Se ti ricordi Plauto che già ti dissi primo a parlare di un medico, lo puoi considerare primo anche per le valigie, che primo parla di un "vidulus", un bagaglio. 
E non dubitare che se la cerchi una radice indoeuropea la trovi: in sanscrito c'è un vhal che sta per fascio (d'erba nella fattispecie, ma poi si sa che le cose si allargano),  ma se preferisci, e forse oggi conviene a loro adeguarsi, puoi guardare ai barbari nordici, e la valigia la fai derivare dal tedesco antico, che dice Fell per pelle di animale (d'altronde, è pellis in latino) e la valigia era di pelle, passi per un Wal o Wel che nella stessa lingua vale viaggio, e arrivi al wallet, il portafoglio inglese, che alla fine i valori stanno tutti lì dentro, un documento e una carta di credito, tutto il resto a che serve, i due stracci che avevi li lasci sul posto, che fai pure la beneficenza che c'hai l'animo buono, e ti risparmi anche il momento più brutto del viaggio.

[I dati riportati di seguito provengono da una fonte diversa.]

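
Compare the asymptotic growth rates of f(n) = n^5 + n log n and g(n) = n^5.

f(n) = n^5 + n log n and g(n) = n^5 are Theta of each other: the lower-order n log n term is o(n^5); both are Theta(n^5).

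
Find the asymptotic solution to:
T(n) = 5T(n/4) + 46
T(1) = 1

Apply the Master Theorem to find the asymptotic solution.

a=5, b=4, f(n)=46. log_4(5) = 1.161. Case 1 of Master Theorem: T(n) = O(n^1.161).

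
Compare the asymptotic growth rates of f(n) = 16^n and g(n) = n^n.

g(n) = n^n grows faster: n^n / 16^n = (n/16)^n -> infinity once n > 16.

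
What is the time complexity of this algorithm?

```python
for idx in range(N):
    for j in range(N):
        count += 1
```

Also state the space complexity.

Time complexity: O(n^2).
Space complexity: O(1).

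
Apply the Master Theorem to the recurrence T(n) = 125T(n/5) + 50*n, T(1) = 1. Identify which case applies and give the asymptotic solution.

a=125, b=5, f(n)=50*n.
log_5(125) = 3 > 1.
Since f(n) = O(n^1) is polynomially smaller than n^3, Case 1 applies.
T(n) = Theta(n^3).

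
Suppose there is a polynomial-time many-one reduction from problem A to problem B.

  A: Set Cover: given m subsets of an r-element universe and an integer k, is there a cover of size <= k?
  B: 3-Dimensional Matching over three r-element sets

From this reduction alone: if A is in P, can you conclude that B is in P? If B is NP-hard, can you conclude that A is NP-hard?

A poly-time reduction A <=_p B transfers tractability DOWN (B easy => A easy) and hardness UP (A hard => B hard), not the reverse.
From A in P, the reduction alone does NOT give B in P: any problem in P trivially reduces to SAT, yet SAT is not known to be in P.
From B NP-hard, the reduction alone does NOT give A NP-hard: again, easy problems reduce to hard ones.
(Here in fact A is NP-complete and B is NP-complete.)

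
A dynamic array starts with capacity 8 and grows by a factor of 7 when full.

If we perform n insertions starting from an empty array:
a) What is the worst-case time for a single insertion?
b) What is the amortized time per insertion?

(a) Worst-case single insertion: O(n) -- when the array is full at capacity c, the resize copies all c elements, and c can be Theta(n).
(b) Resizes happen at sizes 8, 56, 392, ... Total copy cost for n insertions: 8 + 56 + ... = O(n) (geometric series with ratio 1/7). Amortized cost per insertion: O(n)/n = O(1).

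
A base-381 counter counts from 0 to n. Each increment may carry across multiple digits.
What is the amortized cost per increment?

Digit at position i changes every 381^i increments. Total digit changes over n increments: n * 381/(381-1) = O(n). Amortized: O(1).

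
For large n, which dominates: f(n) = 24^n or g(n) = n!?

g(n) = n! grows faster: n!/24^n -> infinity by Stirling.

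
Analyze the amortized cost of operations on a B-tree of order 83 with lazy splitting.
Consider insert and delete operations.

In a B-tree of order 83, a node splits when it has 83 keys. With lazy splitting, we use potential Phi = number of full nodes + number of near-empty nodes. Each split costs O(1) but reduces potential. Between splits, at least 41 insertions must occur in that node. Amortized structural cost is O(1) per operation, plus O(log_83 n) traversal.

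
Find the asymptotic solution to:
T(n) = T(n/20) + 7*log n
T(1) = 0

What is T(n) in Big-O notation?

Each of the log_20(n) levels adds O(log n). T(n) = O(log^2 n).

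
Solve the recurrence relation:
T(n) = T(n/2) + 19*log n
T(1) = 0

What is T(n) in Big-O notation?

Each of the log_2(n) levels adds O(log n). T(n) = O(log^2 n).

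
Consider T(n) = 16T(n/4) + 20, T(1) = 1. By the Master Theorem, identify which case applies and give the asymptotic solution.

a=16, b=4, f(n)=20.
log_4(16) = 2 > 0.
Since f(n) = O(n^0) is polynomially smaller than n^2, Case 1 applies.
T(n) = Theta(n^2).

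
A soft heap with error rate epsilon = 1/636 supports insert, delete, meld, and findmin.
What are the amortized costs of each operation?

Soft heaps (Chazelle) allow up to an epsilon = 1/636 fraction of elements to have corrupted (raised) keys. Insert is O(log(1/epsilon)) = O(log 636) amortized -- the structure maintains heap-ordered binary trees of rank bounded by O(log(1/epsilon)). Meld concatenates root lists: O(1) amortized. Delete and findmin are O(1) amortized.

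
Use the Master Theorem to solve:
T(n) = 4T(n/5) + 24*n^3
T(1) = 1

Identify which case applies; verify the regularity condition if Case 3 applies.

a=4, b=5, f(n)=24*n^3.
log_5(4) = 0.8614 < 3.
f(n) = Omega(n^(0.8614+epsilon)) for some epsilon > 0, so Case 3 is the candidate.
Regularity: a*f(n/b) = 4*24*(n/5)^3 = (4/125)*24*n^3 <= c*f(n) with c = 4/125 < 1. Satisfied.
Case 3: T(n) = Theta(n^3).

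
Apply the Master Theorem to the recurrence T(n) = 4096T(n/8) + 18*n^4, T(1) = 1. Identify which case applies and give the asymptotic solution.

a=4096, b=8, f(n)=18*n^4.
log_8(4096) = 4, so n^(log_b(a)) = n^4.
f(n) = Theta(n^4), so Case 2 applies.
T(n) = Theta(n^4 log n).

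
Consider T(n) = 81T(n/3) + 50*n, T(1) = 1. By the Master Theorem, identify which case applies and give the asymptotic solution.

a=81, b=3, f(n)=50*n.
log_3(81) = 4 > 1.
Since f(n) = O(n^1) is polynomially smaller than n^4, Case 1 applies.
T(n) = Theta(n^4).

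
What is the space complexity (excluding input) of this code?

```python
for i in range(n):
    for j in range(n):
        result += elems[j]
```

Space complexity: O(1).
Only a constant amount of auxiliary storage is used; nothing grows with n.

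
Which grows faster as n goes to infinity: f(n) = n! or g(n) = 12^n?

f(n) = n! grows faster: by Stirling n! ~ (n/e)^n sqrt(2*pi*n); (n/e)^n eventually dominates 12^n.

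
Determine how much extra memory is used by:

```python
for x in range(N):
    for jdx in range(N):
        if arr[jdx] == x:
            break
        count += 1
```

Space complexity: O(1).
Only a constant amount of auxiliary storage is used; nothing grows with n.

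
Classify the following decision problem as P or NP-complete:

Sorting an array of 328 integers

This problem is in P: merge sort runs in O(n log n).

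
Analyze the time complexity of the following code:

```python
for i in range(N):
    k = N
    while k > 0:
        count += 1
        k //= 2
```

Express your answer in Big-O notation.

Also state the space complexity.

Time complexity: O(n log n).
Space complexity: O(1).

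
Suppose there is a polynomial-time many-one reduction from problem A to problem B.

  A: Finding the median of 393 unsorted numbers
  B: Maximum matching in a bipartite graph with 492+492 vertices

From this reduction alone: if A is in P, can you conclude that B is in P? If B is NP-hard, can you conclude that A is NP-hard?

A poly-time reduction A <=_p B transfers tractability DOWN (B easy => A easy) and hardness UP (A hard => B hard), not the reverse.
From A in P, the reduction alone does NOT give B in P: any problem in P trivially reduces to SAT, yet SAT is not known to be in P.
From B NP-hard, the reduction alone does NOT give A NP-hard: again, easy problems reduce to hard ones.
(Here in fact A is P and B is P.)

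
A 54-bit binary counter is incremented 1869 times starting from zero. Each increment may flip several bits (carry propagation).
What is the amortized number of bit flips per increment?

Bit i flips on every 2^i-th increment, so over 1869 increments bit i flips floor(1869/2^i) times. Summing over i: total flips < 2 * 1869. Amortized: < 2 = O(1) per increment.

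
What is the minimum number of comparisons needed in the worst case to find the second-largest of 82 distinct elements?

Lower bound: finding the max needs 82-1 comparisons. By the adversary weight-doubling argument, the max must personally win >= ceil(log_2(82)) = 7 comparisons; the 2nd-largest is among those 7 losers, needing 7-1 more comparisons. Total >= 82-1 + 7-1 = 87. A balanced knockout tournament achieves this.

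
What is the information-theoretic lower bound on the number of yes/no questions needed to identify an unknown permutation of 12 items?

There are 12! = 479001600 permutations. Each yes/no question gives at most 1 bit, so at least ceil(log_2(479001600)) = 29 questions are needed.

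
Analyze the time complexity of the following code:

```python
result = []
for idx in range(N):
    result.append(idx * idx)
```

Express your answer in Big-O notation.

Time complexity: O(n).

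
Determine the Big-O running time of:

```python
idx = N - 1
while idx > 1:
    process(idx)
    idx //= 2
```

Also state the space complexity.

Time complexity: O(log n).
Space complexity: O(1).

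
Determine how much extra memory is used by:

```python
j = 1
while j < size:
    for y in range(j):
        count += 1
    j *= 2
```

Space complexity: O(1).
Only a constant amount of auxiliary storage is used; nothing grows with n.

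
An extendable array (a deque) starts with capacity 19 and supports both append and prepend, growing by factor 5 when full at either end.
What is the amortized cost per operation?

Growth at either end copies all elements; capacities form a geometric sequence with ratio 5, so total copy cost over n operations is O(n) (two geometric series). Amortized O(1).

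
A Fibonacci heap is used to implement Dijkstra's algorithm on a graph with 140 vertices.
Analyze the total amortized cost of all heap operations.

Dijkstra performs 140 insert, 140 extract-min, and at most E decrease-key operations. With Fibonacci heap: insert O(1) amortized, extract-min O(log n) amortized, decrease-key O(1) amortized. Total with n = 140: O(n * 1 + n * log n + E * 1) = O(n log n + E).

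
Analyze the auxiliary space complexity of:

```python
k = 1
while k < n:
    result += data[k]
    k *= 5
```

Space complexity: O(1).
Only a constant amount of auxiliary storage is used; nothing grows with n.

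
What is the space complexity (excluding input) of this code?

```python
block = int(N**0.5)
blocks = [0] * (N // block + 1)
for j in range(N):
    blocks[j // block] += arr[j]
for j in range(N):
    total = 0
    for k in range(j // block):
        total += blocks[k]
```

Space complexity: O(sqrt(n)).
Storage scales with sqrt(n).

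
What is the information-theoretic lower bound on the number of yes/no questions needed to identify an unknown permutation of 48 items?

There are 48! = 12413915592536072670862289047373375038521486354677760000000000 permutations. Each yes/no question gives at most 1 bit, so at least ceil(log_2(12413915592536072670862289047373375038521486354677760000000000)) = 203 questions are needed.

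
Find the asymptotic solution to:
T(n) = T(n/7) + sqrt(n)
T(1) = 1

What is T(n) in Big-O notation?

Each level contributes sqrt(n/7^k). Geometric series with ratio 1/sqrt(7) < 1 sums to O(sqrt(n)).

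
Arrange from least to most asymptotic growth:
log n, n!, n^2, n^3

Ordered by growth rate: log n < n^2 < n^3 < n!.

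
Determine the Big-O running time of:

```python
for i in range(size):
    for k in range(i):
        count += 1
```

Time complexity: O(n^2).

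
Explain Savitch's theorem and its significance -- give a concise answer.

Savitch's theorem states that NSPACE(f(n)) is contained in DSPACE(f(n)^2) for f(n) >= log n. In particular, NPSPACE = PSPACE, meaning nondeterminism does not significantly help for space-bounded computation. This contrasts with time, where we do not know if P = NP.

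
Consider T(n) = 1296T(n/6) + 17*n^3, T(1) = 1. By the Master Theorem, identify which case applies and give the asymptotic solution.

a=1296, b=6, f(n)=17*n^3.
log_6(1296) = 4 > 3.
Since f(n) = O(n^3) is polynomially smaller than n^4, Case 1 applies.
T(n) = Theta(n^4).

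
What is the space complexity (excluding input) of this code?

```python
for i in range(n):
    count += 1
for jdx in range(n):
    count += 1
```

Space complexity: O(1).
Only a constant amount of auxiliary storage is used; nothing grows with n.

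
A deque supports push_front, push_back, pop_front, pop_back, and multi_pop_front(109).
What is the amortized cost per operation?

Assign 2 credits to each push operation. A pop uses 1 saved credit. multi_pop_front(109) uses up to 109 saved credits from previous pushes. Credits never go negative. Amortized cost is O(1).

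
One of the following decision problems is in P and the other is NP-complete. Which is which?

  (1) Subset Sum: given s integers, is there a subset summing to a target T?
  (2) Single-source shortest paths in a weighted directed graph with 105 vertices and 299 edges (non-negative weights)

(1) is NP-complete: one of Karp's 21 NP-complete problems.
(2) is P: Dijkstra's algorithm runs in O((V+E) log V).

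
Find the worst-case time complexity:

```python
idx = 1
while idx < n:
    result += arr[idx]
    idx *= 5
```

Time complexity: O(log n).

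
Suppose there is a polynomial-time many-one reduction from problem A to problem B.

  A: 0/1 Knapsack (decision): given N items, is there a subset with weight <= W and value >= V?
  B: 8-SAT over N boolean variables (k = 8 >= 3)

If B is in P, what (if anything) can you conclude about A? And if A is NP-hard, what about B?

A poly-time reduction A <=_p B means any A-instance can be transformed to a B-instance in poly time.
If B is in P: compose the reduction with B's poly-time algorithm to solve A in poly time, so A is in P.
If A is NP-hard: every NP problem reduces to A, which reduces to B; composing reductions, every NP problem reduces to B, so B is NP-hard.
(Here in fact A is NP-complete and B is NP-complete.)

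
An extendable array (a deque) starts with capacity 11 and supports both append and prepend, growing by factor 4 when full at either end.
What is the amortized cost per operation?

Growth at either end copies all elements; capacities form a geometric sequence with ratio 4, so total copy cost over n operations is O(n) (two geometric series). Amortized O(1).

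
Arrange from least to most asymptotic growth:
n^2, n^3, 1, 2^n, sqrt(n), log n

Ordered by growth rate: 1 < log n < sqrt(n) < n^2 < n^3 < 2^n.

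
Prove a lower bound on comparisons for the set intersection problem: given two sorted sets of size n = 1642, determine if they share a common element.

For two sorted arrays of size n = 1642, any correct algorithm must examine Omega(n) elements. If fewer are examined, an adversary places a common element in an unexamined gap. A merge-based scan achieves O(n), so the bound is tight.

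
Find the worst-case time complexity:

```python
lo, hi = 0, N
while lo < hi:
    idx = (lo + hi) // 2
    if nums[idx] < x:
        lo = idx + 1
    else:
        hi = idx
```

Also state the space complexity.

Time complexity: O(log n).
Space complexity: O(1).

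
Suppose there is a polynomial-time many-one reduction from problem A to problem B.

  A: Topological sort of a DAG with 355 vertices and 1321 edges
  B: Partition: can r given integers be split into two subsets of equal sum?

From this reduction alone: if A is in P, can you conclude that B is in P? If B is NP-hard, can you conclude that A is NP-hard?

A poly-time reduction A <=_p B transfers tractability DOWN (B easy => A easy) and hardness UP (A hard => B hard), not the reverse.
From A in P, the reduction alone does NOT give B in P: any problem in P trivially reduces to SAT, yet SAT is not known to be in P.
From B NP-hard, the reduction alone does NOT give A NP-hard: again, easy problems reduce to hard ones.
(Here in fact A is P and B is NP-complete.)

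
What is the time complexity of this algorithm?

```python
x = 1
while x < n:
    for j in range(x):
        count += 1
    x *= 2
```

Time complexity: O(n).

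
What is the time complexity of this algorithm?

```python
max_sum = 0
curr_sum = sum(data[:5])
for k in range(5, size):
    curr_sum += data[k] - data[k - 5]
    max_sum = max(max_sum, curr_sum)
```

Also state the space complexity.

Time complexity: O(n).
Space complexity: O(1).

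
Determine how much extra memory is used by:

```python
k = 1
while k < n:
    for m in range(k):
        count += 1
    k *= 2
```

Space complexity: O(1).
Only a constant amount of auxiliary storage is used; nothing grows with n.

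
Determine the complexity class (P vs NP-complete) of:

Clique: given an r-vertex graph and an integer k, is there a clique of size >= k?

This problem is NP-complete: complement of Independent Set / Vertex Cover (with k part of the input).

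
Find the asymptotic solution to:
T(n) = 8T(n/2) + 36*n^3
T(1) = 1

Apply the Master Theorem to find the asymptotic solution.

a=8, b=2, f(n)=36*n^3. log_2(8) = 3. Case 2: T(n) = O(n^3 log n).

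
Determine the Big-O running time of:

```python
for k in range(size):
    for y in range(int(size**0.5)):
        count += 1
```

Time complexity: O(n * sqrt(n)).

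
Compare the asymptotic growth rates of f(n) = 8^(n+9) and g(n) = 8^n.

f(n) = 8^(n+9) and g(n) = 8^n are Theta of each other: 8^(n+9) = 8^9 * 8^n = Theta(8^n).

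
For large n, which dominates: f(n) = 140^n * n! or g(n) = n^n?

f(n) = 140^n * n! grows faster: by Stirling n! ~ sqrt(2 pi n)(n/e)^n, so 140^n n! / n^n ~ (140/e)^n sqrt(2 pi n) -> infinity since 140/e > 1.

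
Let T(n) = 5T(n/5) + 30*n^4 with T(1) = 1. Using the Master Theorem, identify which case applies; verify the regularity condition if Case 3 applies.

a=5, b=5, f(n)=30*n^4.
log_5(5) = 1 < 4.
f(n) = Omega(n^(1+epsilon)) for some epsilon > 0, so Case 3 is the candidate.
Regularity: a*f(n/b) = 5*30*(n/5)^4 = (5/625)*30*n^4 <= c*f(n) with c = 5/625 < 1. Satisfied.
Case 3: T(n) = Theta(n^4).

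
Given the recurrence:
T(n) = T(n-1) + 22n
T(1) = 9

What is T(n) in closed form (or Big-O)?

Unrolling: T(n) = 9 + 22*(2 + 3 + ... + n) = 9 + 22*(n(n+1)/2 - 1) = O(n^2).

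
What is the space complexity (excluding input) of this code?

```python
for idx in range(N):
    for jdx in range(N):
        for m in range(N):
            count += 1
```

Space complexity: O(1).
Only a constant amount of auxiliary storage is used; nothing grows with n.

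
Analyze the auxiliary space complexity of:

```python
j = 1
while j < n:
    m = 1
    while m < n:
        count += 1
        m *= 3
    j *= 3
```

Space complexity: O(1).
Only a constant amount of auxiliary storage is used; nothing grows with n.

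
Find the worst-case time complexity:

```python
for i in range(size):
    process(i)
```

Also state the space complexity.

Time complexity: O(n).
Space complexity: O(1).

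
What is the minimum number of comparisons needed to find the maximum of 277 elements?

Finding the maximum requires 276 comparisons. Each comparison eliminates exactly one candidate. With 277 candidates, we need 276 eliminations.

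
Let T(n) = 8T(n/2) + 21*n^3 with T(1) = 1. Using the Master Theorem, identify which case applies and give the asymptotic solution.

a=8, b=2, f(n)=21*n^3.
log_2(8) = 3, so n^(log_b(a)) = n^3.
f(n) = Theta(n^3), so Case 2 applies.
T(n) = Theta(n^3 log n).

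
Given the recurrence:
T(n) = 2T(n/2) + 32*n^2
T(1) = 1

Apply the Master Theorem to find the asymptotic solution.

a=2, b=2, f(n)=32*n^2. log_2(2) = 1 < 2. Case 3: T(n) = O(n^2).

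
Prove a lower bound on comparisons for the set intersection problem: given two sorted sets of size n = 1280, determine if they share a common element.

For two sorted arrays of size n = 1280, any correct algorithm must examine Omega(n) elements. If fewer are examined, an adversary places a common element in an unexamined gap. A merge-based scan achieves O(n), so the bound is tight.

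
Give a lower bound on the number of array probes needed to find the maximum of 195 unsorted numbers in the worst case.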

PS. Sarà una stravaganza, ma tutto questo controllo, di telecamere, carte di credito, tessere del supermercato telefoni televisori e quello che ti pare, proprio mi infastidisce e non non perchè mi mandano la reclame per votare Trump, pensa che mi infastidiva pure la vicina di casa, che mi sono dovuta fare le tendine a filet, per non farle ficcare il naso, e mai avuto niente da nascondere... al massimo mi facevo il caffè in mutande, la mattina.